By Pratap John/Chief Business Reporter
As the “world’s lowest-cost producer” of liquefied natural gas, Qatar can “better withstand” lower prices than many of the new supply points coming online, a new report has shown.
“LNG from markets such as Australia and Mozambique is much more expensive to produce. The key for Qatar in the long run is to ensure it maintains market share by adapting rapidly to changing market dynamics,” said Standard Chartered bank in its latest report ‘Global focus’.
Standard Chartered said it saw “little near-term impact” on Qatar’s fiscal receipts from LNG sales. In the long run, however, Qatar’s ‘sweet spot’ for pricing LNG is likely to tighten further, it said highlighting the challenges faced by the country’s liquefied natural gas sector.
“Qatar’s LNG sector faces pressure on prices for Asian buyers as a result of the slump in oil prices,” Standard Chartered points out.
LNG prices in Asia are currently below $10 per mn British thermal units (mBtu) as new supply from the US and Australia comes online.
“Asia accounts for almost 80% of Qatar’s LNG exports; while demand is likely to rise further, supported by lower prices, Qatar’s ability to maintain its pricing advantage will be challenged as these markets benefit from new supply sources and lower prices,” the report said.
Liquefied natural gas prices are generally oil-indexed; falling crude prices therefore affect the price at which Qatar is able to sign new LNG contracts. Australian LNG prices, in particular, “pose challenges”.
Qatar has signed long-term contracts with Asian buyers over the past three years, locking in prices at attractive crude-indexed levels. For example, the contract signed between RasGas and India’s Petronet is a 25-year deal based on the five-year moving average of Japanese crude cocktail (JCC).
The drop in crude has lowered the price of the new contracts Qatar is signing with key Asian buyers. In February, Qatar and Pakistan signed a $21bn long-term contract for 500mn cubic feet per day at almost $7/mBtu, as the contract is indexed around (or at a small discount to) current crude Brent prices. “Falling energy prices have forced Qatar to shelve its second large petrochemical project in six months. The Al Karana project, being developed by Qatar Petroleum and Royal Dutch Shell, was deemed too costly ($6.4bn) following the drop in crude prices. This came after Qatar Petrochemicals Company cancelled a similar petrochemical scheme, Al Sajeel (estimated cost: $7.4bn). “Reduced financial feasibility on the back of falling energy prices was likely a key reason, reflecting the cyclical nature of the hydrocarbon sector,” the report said.

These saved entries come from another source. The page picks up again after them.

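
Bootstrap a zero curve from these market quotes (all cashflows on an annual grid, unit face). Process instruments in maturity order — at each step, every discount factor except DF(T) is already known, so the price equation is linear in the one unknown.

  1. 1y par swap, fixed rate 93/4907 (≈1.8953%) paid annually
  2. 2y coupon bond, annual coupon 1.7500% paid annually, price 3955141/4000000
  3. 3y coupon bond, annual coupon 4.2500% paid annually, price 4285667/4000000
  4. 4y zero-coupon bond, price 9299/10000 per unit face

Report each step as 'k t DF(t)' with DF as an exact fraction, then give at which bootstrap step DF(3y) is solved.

step 1 [1y] swap r/1=93/4907: DF=(1 − 93/4907·(0))/(1+93/4907) = 4907/5000 ≈ 0.981400
step 2 [2y] bond c/1=7/400: DF=(3955141/4000000 − 7/400·(0.981400))/(1+7/400) = 9549/10000 ≈ 0.954900
step 3 [3y] bond c/1=17/400: DF=(4285667/4000000 − 17/400·(0.981400+0.954900))/(1+17/400) = 593/625 ≈ 0.948800
step 4 [4y] zero: DF = P = 9299/10000 ≈ 0.929900

1 1 4907/5000
2 2 9549/10000
3 3 593/625
4 4 9299/10000
DF(3y) is solved at step 3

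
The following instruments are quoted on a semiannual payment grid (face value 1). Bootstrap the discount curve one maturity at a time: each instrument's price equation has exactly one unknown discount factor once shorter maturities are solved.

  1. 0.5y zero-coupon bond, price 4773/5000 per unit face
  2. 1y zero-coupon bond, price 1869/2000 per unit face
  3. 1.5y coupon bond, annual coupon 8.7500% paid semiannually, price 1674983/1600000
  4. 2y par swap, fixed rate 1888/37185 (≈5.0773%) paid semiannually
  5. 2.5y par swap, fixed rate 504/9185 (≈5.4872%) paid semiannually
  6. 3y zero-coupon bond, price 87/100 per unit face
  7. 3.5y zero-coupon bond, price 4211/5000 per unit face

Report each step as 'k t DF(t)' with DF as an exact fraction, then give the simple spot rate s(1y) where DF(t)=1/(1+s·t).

step 1 [0.5y] zero: DF = P = 4773/5000 ≈ 0.954600
step 2 [1y] zero: DF = P = 1869/2000 ≈ 0.934500
step 3 [1.5y] bond c/2=7/160: DF=(1674983/1600000 − 7/160·(0.954600+0.934500))/(1+7/160) = 4619/5000 ≈ 0.923800
step 4 [2y] swap r/2=944/37185: DF=(1 − 944/37185·(0.954600+0.934500+0.923800))/(1+944/37185) = 566/625 ≈ 0.905600
step 5 [2.5y] swap r/2=252/9185: DF=(1 − 252/9185·(0.954600+0.934500+0.923800+0.905600))/(1+252/9185) = 437/500 ≈ 0.874000
step 6 [3y] zero: DF = P = 87/100 ≈ 0.870000
step 7 [3.5y] zero: DF = P = 4211/5000 ≈ 0.842200

1 1/2 4773/5000
2 1 1869/2000
3 3/2 4619/5000
4 2 566/625
5 5/2 437/500
6 3 87/100
7 7/2 4211/5000
s(1y) = (1/(1869/2000) − 1)/(1) = 131/1869 ≈ 7.0091%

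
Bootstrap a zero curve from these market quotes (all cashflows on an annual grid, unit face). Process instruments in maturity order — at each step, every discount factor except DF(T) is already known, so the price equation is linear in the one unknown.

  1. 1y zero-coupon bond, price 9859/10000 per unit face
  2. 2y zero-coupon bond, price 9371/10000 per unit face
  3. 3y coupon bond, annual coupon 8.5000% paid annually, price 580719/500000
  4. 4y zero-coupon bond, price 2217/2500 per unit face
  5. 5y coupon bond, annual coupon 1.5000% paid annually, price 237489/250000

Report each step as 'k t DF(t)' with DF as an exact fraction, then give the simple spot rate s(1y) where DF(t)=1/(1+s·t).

step 1 [1y] zero: DF = P = 9859/10000 ≈ 0.985900
step 2 [2y] zero: DF = P = 9371/10000 ≈ 0.937100
step 3 [3y] bond c/1=17/200: DF=(580719/500000 − 17/200·(0.985900+0.937100))/(1+17/200) = 4599/5000 ≈ 0.919800
step 4 [4y] zero: DF = P = 2217/2500 ≈ 0.886800
step 5 [5y] bond c/1=3/200: DF=(237489/250000 − 3/200·(0.985900+0.937100+0.919800+0.886800))/(1+3/200) = 1101/1250 ≈ 0.880800

1 1 9859/10000
2 2 9371/10000
3 3 4599/5000
4 4 2217/2500
5 5 1101/1250
s(1y) = (1/(9859/10000) − 1)/(1) = 141/9859 ≈ 1.4302%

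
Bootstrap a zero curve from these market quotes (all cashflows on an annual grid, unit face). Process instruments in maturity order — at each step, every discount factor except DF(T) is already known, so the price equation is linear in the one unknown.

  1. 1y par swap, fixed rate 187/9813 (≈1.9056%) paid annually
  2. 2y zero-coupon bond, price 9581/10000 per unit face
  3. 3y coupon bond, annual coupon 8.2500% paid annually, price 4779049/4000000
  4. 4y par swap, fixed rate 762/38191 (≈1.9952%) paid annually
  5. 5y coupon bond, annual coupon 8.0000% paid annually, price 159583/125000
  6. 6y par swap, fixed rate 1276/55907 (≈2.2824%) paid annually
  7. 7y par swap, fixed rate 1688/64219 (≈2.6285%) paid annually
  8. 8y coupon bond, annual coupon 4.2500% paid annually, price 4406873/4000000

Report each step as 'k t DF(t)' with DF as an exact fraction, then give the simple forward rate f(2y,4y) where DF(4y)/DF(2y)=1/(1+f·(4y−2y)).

step 1 [1y] swap r/1=187/9813: DF=(1 − 187/9813·(0))/(1+187/9813) = 9813/10000 ≈ 0.981300
step 2 [2y] zero: DF = P = 9581/10000 ≈ 0.958100
step 3 [3y] bond c/1=33/400: DF=(4779049/4000000 − 33/400·(0.981300+0.958100))/(1+33/400) = 9559/10000 ≈ 0.955900
step 4 [4y] swap r/1=762/38191: DF=(1 − 762/38191·(0.981300+0.958100+0.955900))/(1+762/38191) = 4619/5000 ≈ 0.923800
step 5 [5y] bond c/1=2/25: DF=(159583/125000 − 2/25·(0.981300+0.958100+0.955900+0.923800))/(1+2/25) = 562/625 ≈ 0.899200
step 6 [6y] swap r/1=1276/55907: DF=(1 − 1276/55907·(0.981300+0.958100+0.955900+0.923800+0.899200))/(1+1276/55907) = 2181/2500 ≈ 0.872400
step 7 [7y] swap r/1=1688/64219: DF=(1 − 1688/64219·(0.981300+0.958100+0.955900+0.923800+0.899200+0.872400))/(1+1688/64219) = 1039/1250 ≈ 0.831200
step 8 [8y] bond c/1=17/400: DF=(4406873/4000000 − 17/400·(0.981300+0.958100+0.955900+0.923800+0.899200+0.872400+0.831200))/(1+17/400) = 159/200 ≈ 0.795000

1 1 9813/10000
2 2 9581/10000
3 3 9559/10000
4 4 4619/5000
5 5 562/625
6 6 2181/2500
7 7 1039/1250
8 8 159/200
f(2y,4y) = ((9581/10000)/(4619/5000) − 1)/(2) = 343/18476 ≈ 1.8565%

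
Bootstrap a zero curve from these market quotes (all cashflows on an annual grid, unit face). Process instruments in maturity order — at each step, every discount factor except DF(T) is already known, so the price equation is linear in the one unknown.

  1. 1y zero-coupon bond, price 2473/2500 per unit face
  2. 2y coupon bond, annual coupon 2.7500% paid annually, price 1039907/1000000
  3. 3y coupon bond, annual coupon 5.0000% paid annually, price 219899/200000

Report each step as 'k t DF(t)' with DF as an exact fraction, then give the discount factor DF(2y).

step 1 [1y] zero: DF = P = 2473/2500 ≈ 0.989200
step 2 [2y] bond c/1=11/400: DF=(1039907/1000000 − 11/400·(0.989200))/(1+11/400) = 616/625 ≈ 0.985600
step 3 [3y] bond c/1=1/20: DF=(219899/200000 − 1/20·(0.989200+0.985600))/(1+1/20) = 9531/10000 ≈ 0.953100

1 1 2473/2500
2 2 616/625
3 3 9531/10000
DF(2y) = 616/625 ≈ 0.985600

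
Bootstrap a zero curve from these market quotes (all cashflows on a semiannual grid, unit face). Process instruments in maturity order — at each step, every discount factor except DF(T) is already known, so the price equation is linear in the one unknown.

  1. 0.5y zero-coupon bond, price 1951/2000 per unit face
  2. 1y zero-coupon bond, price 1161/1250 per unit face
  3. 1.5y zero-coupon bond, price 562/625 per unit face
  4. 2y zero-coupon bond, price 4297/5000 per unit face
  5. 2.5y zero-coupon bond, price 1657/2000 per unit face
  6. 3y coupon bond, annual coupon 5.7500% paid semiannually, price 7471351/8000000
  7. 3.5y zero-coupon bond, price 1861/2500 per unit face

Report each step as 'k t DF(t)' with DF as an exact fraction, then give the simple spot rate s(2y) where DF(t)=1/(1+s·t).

1 1/2 1951/2000
2 1 1161/1250
3 3/2 562/625
4 2 4297/5000
5 5/2 1657/2000
6 3 7823/10000
7 7/2 1861/2500
s(2y) = (1/(4297/5000) − 1)/(2) = 703/8594 ≈ 8.1801%

step 1 [0.5y] zero: DF = P = 1951/2000 ≈ 0.975500
step 2 [1y] zero: DF = P = 1161/1250 ≈ 0.928800
step 3 [1.5y] zero: DF = P = 562/625 ≈ 0.899200
step 4 [2y] zero: DF = P = 4297/5000 ≈ 0.859400
step 5 [2.5y] zero: DF = P = 1657/2000 ≈ 0.828500
step 6 [3y] bond c/2=23/800: DF=(7471351/8000000 − 23/800·(0.975500+0.928800+0.899200+0.859400+0.828500))/(1+23/800) = 7823/10000 ≈ 0.782300
step 7 [3.5y] zero: DF = P = 1861/2500 ≈ 0.744400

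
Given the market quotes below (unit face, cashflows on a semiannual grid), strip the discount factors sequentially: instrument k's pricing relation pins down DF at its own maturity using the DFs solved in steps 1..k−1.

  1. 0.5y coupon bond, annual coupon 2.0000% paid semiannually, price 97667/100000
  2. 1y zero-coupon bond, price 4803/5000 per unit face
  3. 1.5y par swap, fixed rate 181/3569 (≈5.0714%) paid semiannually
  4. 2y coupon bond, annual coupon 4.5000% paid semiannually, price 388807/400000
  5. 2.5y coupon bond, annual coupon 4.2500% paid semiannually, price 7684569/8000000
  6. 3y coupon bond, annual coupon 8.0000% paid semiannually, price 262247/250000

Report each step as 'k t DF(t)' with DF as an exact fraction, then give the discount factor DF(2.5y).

1 1/2 967/1000
2 1 4803/5000
3 3/2 2319/2500
4 2 4439/5000
5 5/2 8627/10000
6 3 1663/2000
DF(2.5y) = 8627/10000 ≈ 0.862700

step 1 [0.5y] bond c/2=1/100: DF=(97667/100000 − 1/100·(0))/(1+1/100) = 967/1000 ≈ 0.967000
step 2 [1y] zero: DF = P = 4803/5000 ≈ 0.960600
step 3 [1.5y] swap r/2=181/7138: DF=(1 − 181/7138·(0.967000+0.960600))/(1+181/7138) = 2319/2500 ≈ 0.927600
step 4 [2y] bond c/2=9/400: DF=(388807/400000 − 9/400·(0.967000+0.960600+0.927600))/(1+9/400) = 4439/5000 ≈ 0.887800
step 5 [2.5y] bond c/2=17/800: DF=(7684569/8000000 − 17/800·(0.967000+0.960600+0.927600+0.887800))/(1+17/800) = 8627/10000 ≈ 0.862700
step 6 [3y] bond c/2=1/25: DF=(262247/250000 − 1/25·(0.967000+0.960600+0.927600+0.887800+0.862700))/(1+1/25) = 1663/2000 ≈ 0.831500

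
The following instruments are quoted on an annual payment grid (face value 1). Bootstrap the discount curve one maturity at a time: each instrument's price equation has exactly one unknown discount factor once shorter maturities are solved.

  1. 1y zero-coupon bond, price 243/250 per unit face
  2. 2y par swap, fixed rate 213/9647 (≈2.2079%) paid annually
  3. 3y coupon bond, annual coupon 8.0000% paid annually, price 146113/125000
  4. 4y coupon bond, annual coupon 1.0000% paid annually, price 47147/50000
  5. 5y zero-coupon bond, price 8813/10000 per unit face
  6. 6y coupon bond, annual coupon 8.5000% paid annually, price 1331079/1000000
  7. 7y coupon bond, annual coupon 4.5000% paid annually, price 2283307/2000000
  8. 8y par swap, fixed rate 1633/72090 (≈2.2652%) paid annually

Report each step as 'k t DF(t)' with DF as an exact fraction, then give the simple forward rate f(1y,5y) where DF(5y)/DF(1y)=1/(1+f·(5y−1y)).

1 1 243/250
2 2 4787/5000
3 3 4697/5000
4 4 2263/2500
5 5 8813/10000
6 6 8621/10000
7 7 8549/10000
8 8 8367/10000
f(1y,5y) = ((243/250)/(8813/10000) − 1)/(4) = 907/35252 ≈ 2.5729%

step 1 [1y] zero: DF = P = 243/250 ≈ 0.972000
step 2 [2y] swap r/1=213/9647: DF=(1 − 213/9647·(0.972000))/(1+213/9647) = 4787/5000 ≈ 0.957400
step 3 [3y] bond c/1=2/25: DF=(146113/125000 − 2/25·(0.972000+0.957400))/(1+2/25) = 4697/5000 ≈ 0.939400
step 4 [4y] bond c/1=1/100: DF=(47147/50000 − 1/100·(0.972000+0.957400+0.939400))/(1+1/100) = 2263/2500 ≈ 0.905200
step 5 [5y] zero: DF = P = 8813/10000 ≈ 0.881300
step 6 [6y] bond c/1=17/200: DF=(1331079/1000000 − 17/200·(0.972000+0.957400+0.939400+0.905200+0.881300))/(1+17/200) = 8621/10000 ≈ 0.862100
step 7 [7y] bond c/1=9/200: DF=(2283307/2000000 − 9/200·(0.972000+0.957400+0.939400+0.905200+0.881300+0.862100))/(1+9/200) = 8549/10000 ≈ 0.854900
step 8 [8y] swap r/1=1633/72090: DF=(1 − 1633/72090·(0.972000+0.957400+0.939400+0.905200+0.881300+0.862100+0.854900))/(1+1633/72090) = 8367/10000 ≈ 0.836700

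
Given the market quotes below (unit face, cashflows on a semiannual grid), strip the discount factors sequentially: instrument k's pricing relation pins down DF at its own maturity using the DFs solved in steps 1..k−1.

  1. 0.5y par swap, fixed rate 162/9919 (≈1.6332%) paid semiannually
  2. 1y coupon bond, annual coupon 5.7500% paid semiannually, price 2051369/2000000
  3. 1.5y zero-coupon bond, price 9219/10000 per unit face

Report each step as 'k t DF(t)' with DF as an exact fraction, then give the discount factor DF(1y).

1 1/2 9919/10000
2 1 9693/10000
3 3/2 9219/10000
DF(1y) = 9693/10000 ≈ 0.969300

step 1 [0.5y] swap r/2=81/9919: DF=(1 − 81/9919·(0))/(1+81/9919) = 9919/10000 ≈ 0.991900
step 2 [1y] bond c/2=23/800: DF=(2051369/2000000 − 23/800·(0.991900))/(1+23/800) = 9693/10000 ≈ 0.969300
step 3 [1.5y] zero: DF = P = 9219/10000 ≈ 0.921900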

Standard Chartered forecasts Qatar’s GDP growth at 5.4% in 2015.
“We expect this to be supported by strong non-hydrocarbon-sector growth, while the LNG sector and hydrocarbon-related spending are likely to be affected by challenging energy-market dynamics. Qatar’s non-hydrocarbon-sector spending has picked up since 2013; we expect the pace to be maintained in 2015 as policymakers focus on delivering projects in the run-up to the FIFA 2022 World Cup and on longer-term projects related to Qatar Vision 2030,” the report said.
It said Qatar awarded numerous infrastructure projects in 2014 in preparation for FIFA 2022 and to address long-term infrastructure needs arising from rapid population growth; the bank expects further spending in 2015.
The government forecasts that the population will rise to 3.8mn by 2030 from around 2mn currently. Under Qatar’s national development strategy, an estimated $183bn of investment is planned between 2011 and 2016. “We estimate that almost USD 27bn worth of projects were awarded in 2014 for key infrastructure projects. We expect project spending to reach $34bn in 2015,” Standard Chartered said.
Qatar inflation to rise to 4.2% by end-2015
Qatar’s inflation that reached 3.4% in January was expected to climb to 4.2% by end-2015, Standard Chartered said citing “rising population” as a key driver.
Official statistics show that Qatar’s population reached 2.33mn in February 2015, up 109,000 since January 2015.
Workers for projects related to Qatar’s national development plan and the FIFA World Cup are driving the population increase. This is putting pressure on infrastructure, particularly housing.
Rents in some areas of Qatar have risen by as much as 40% and basic infrastructure capacity is being stretched. Housing costs make up 32% of the inflation basket, and this is likely to be a key inflation driver in 2015.